4 Aralık 2011 Pazar

Andan Kaçmadan Yaşamak

Andan kaçmak hepimizin yaptığı bir iş. Andan kaçmak ne? Andan kaçmak ya içinde bulunduğumuz gerilimi yok saymak ya da…

Aslında daha sık yaptığımız şekliyle sevdiklerimizle yaşadığımız anlardan kaçmak...
İnsan sevdiği şeylerden kaçar mı?

Bunun sevip sevmemekle ilgisi yok…
Toplumda bize öğretilen, acının ve yoksunluğun kesin ve kalıcı, sevincin ve varlığın ise geçici olduğuna dair o kesin inançla ilgisi var.

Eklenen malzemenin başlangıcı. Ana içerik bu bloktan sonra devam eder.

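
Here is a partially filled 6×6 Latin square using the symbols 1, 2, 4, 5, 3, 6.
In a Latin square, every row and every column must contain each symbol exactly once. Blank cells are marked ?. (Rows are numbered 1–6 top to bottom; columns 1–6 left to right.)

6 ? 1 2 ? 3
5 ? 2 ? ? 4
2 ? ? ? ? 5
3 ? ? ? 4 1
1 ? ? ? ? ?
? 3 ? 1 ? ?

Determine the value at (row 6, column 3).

5

Row 1, column 5: row 1 has {1, 2, 3, 6} and column 5 has {4}, leaving only 5.
Row 1, column 2: row 1 has {1, 2, 5, 3, 6} and column 2 has {3}, leaving only 4.
Row 6, column 1: row 6 has {1, 3} and column 1 has {1, 2, 5, 3, 6}, leaving only 4.
Row 6, column 3 is narrowed to {5, 6}.
If it were 6, then row 3, column 2 would be left with no valid symbol.
So row 6, column 3 must be 5.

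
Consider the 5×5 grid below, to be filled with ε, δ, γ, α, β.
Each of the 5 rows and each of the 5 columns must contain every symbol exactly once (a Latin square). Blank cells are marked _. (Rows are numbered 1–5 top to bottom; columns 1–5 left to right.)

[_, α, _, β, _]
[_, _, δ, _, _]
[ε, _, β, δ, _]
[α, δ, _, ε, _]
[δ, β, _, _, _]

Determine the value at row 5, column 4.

γ

Row 1, column 1: row 1 has {α, β} and column 1 has {ε, δ, α}, leaving only γ.
Row 1, column 3: row 1 has {γ, α, β} and column 3 has {δ, β}, leaving only ε.
Row 1, column 5: row 1 has {ε, γ, α, β} and column 5 has {}, leaving only δ.
Row 2, column 1: row 2 has {δ} and column 1 has {ε, δ, γ, α}, leaving only β.
Row 3, column 2: row 3 has {ε, δ, β} and column 2 has {δ, α, β}, leaving only γ.
Row 2, column 2: row 2 has {δ, β} and column 2 has {δ, γ, α, β}, leaving only ε.
Row 3, column 5: row 3 has {ε, δ, γ, β} and column 5 has {δ}, leaving only α.
Row 2, column 5: row 2 has {ε, δ, β} and column 5 has {δ, α}, leaving only γ.
Row 2, column 4: row 2 has {ε, δ, γ, β} and column 4 has {ε, δ, β}, leaving only α.
Row 5 already has {δ, β} and column 4 already has {ε, δ, α, β}, so row 5, column 4 must be γ.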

Böylece sevincin anlık parıltısını görmezden gelerek sonrasında gelecek acıyı beklemek, bize terbiyenin gereği olarak öğretilmiştir.

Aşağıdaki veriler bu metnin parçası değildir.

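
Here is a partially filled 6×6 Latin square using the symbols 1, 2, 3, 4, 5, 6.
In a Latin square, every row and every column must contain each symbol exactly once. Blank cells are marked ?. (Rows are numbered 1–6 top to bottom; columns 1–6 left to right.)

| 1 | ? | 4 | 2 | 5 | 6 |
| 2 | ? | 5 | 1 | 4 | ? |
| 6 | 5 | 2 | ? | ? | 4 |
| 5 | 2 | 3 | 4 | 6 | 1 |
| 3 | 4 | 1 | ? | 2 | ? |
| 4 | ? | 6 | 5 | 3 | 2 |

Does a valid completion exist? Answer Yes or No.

Yes

No row or column among the givens repeats a symbol, and propagating forced cells runs into no contradiction.
One valid completion exists (for instance, 1 3 4 2 5 6 / 2 6 5 1 4 3 / 6 5 2 3 1 4 / 5 2 3 4 6 1 / 3 4 1 6 2 5 / 4 1 6 5 3 2).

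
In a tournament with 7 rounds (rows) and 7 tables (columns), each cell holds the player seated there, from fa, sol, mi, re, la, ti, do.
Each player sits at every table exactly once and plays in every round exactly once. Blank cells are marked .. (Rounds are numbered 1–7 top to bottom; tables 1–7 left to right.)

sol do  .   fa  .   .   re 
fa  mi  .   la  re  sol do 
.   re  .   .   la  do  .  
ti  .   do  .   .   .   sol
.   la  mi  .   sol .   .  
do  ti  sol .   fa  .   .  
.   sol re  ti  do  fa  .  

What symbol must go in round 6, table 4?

Round 2, table 3: round 2 has {fa, sol, mi, re, la, do} and table 3 has {sol, mi, re, do}, leaving only ti.
Round 1, table 3: round 1 has {fa, sol, re, do} and table 3 has {sol, mi, re, ti, do}, leaving only la.
Round 3, table 1: round 3 has {re, la, do} and table 1 has {fa, sol, ti, do}, leaving only mi.
Round 3, table 3: round 3 has {mi, re, la, do} and table 3 has {sol, mi, re, la, ti, do}, leaving only fa.
Round 3, table 4: round 3 has {fa, mi, re, la, do} and table 4 has {fa, la, ti}, leaving only sol.
Round 3, table 7: round 3 has {fa, sol, mi, re, la, do} and table 7 has {sol, re, do}, leaving only ti.
Round 4, table 2: round 4 has {sol, ti, do} and table 2 has {sol, mi, re, la, ti, do}, leaving only fa.
Round 4, table 5: round 4 has {fa, sol, ti, do} and table 5 has {fa, sol, re, la, do}, leaving only mi.
Round 1, table 5: round 1 has {fa, sol, re, la, do} and table 5 has {fa, sol, mi, re, la, do}, leaving only ti.
Round 1, table 6: round 1 has {fa, sol, re, la, ti, do} and table 6 has {fa, sol, do}, leaving only mi.
Round 4, table 4: round 4 has {fa, sol, mi, ti, do} and table 4 has {fa, sol, la, ti}, leaving only re.
Round 6 already has {fa, sol, ti, do} and table 4 already has {fa, sol, re, la, ti}, so round 6, table 4 must be mi.

mi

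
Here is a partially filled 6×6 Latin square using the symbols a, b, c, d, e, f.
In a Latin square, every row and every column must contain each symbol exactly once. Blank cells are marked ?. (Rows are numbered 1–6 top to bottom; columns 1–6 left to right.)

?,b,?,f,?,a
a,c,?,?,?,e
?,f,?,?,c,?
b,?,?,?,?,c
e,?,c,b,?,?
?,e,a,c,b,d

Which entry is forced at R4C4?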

Hayatımız sürekli, başımıza gelecek kötü şeyleri beklemek ve başımıza gelince de ne kadar haklı olduğumuzla avunmak arasında harcanır…
O yüzden beraber olduğumuz anlardaki  tebessümleri kaçırmamayı seçiyorum.

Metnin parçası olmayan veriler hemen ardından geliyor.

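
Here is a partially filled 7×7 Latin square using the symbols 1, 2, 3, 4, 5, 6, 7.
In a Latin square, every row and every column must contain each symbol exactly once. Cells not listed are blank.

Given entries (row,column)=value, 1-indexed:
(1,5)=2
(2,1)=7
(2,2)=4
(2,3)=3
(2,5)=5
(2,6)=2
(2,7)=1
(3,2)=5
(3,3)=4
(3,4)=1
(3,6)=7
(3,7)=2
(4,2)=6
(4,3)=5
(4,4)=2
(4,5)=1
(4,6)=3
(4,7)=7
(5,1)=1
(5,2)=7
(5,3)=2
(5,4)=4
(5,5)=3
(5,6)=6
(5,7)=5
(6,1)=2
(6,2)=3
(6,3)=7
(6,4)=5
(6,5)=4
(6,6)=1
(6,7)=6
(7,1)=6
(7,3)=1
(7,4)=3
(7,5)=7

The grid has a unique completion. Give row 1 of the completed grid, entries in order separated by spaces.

Row 1, column 2: row 1 has {2} and column 2 has {3, 4, 5, 6, 7}, leaving only 1.
Row 1, column 3: row 1 has {1, 2} and column 3 has {1, 2, 3, 4, 5, 7}, leaving only 6.
Row 1, column 4: row 1 has {1, 2, 6} and column 4 has {1, 2, 3, 4, 5}, leaving only 7.
Row 2, column 4: row 2 has {1, 2, 3, 4, 5, 7} and column 4 has {1, 2, 3, 4, 5, 7}, leaving only 6.
Row 3, column 1: row 3 has {1, 2, 4, 5, 7} and column 1 has {1, 2, 6, 7}, leaving only 3.
Row 3, column 5: row 3 has {1, 2, 3, 4, 5, 7} and column 5 has {1, 2, 3, 4, 5, 7}, leaving only 6.
Row 4, column 1: row 4 has {1, 2, 3, 5, 6, 7} and column 1 has {1, 2, 3, 6, 7}, leaving only 4.
Row 1, column 1: row 1 has {1, 2, 6, 7} and column 1 has {1, 2, 3, 4, 6, 7}, leaving only 5.
Row 1, column 6: row 1 has {1, 2, 5, 6, 7} and column 6 has {1, 2, 3, 6, 7}, leaving only 4.
Row 1, column 7: row 1 has {1, 2, 4, 5, 6, 7} and column 7 has {1, 2, 5, 6, 7}, leaving only 3.
So row 1 reads: 5 1 6 7 2 4 3.

5 1 6 7 2 4 3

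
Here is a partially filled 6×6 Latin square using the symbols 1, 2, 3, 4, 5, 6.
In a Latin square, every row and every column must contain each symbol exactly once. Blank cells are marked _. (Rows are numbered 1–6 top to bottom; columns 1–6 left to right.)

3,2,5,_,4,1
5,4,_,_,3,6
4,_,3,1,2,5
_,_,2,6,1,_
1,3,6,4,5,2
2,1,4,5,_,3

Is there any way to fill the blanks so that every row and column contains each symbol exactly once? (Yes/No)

No

Row 1, column 4: row 1 together with column 4 already contain {1, 2, 3, 4, 5, 6} — every symbol — so nothing can go there. The grid has no valid completion.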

Hayatı gülerek yaşamayı seçiyorum.

Neşeli,  inançlı ve ümitli olmayı seçiyorum.
Neşeli, inançlı ve ümitli olmayı seçiyorum.
Neşeli, inançlı ve ümitli olmayı seçiyorum.
Neşeli, inançlı ve ümitli olmayı seçiyorum.
Neşeli, inançlı ve ümitli olmayı seçiyorum.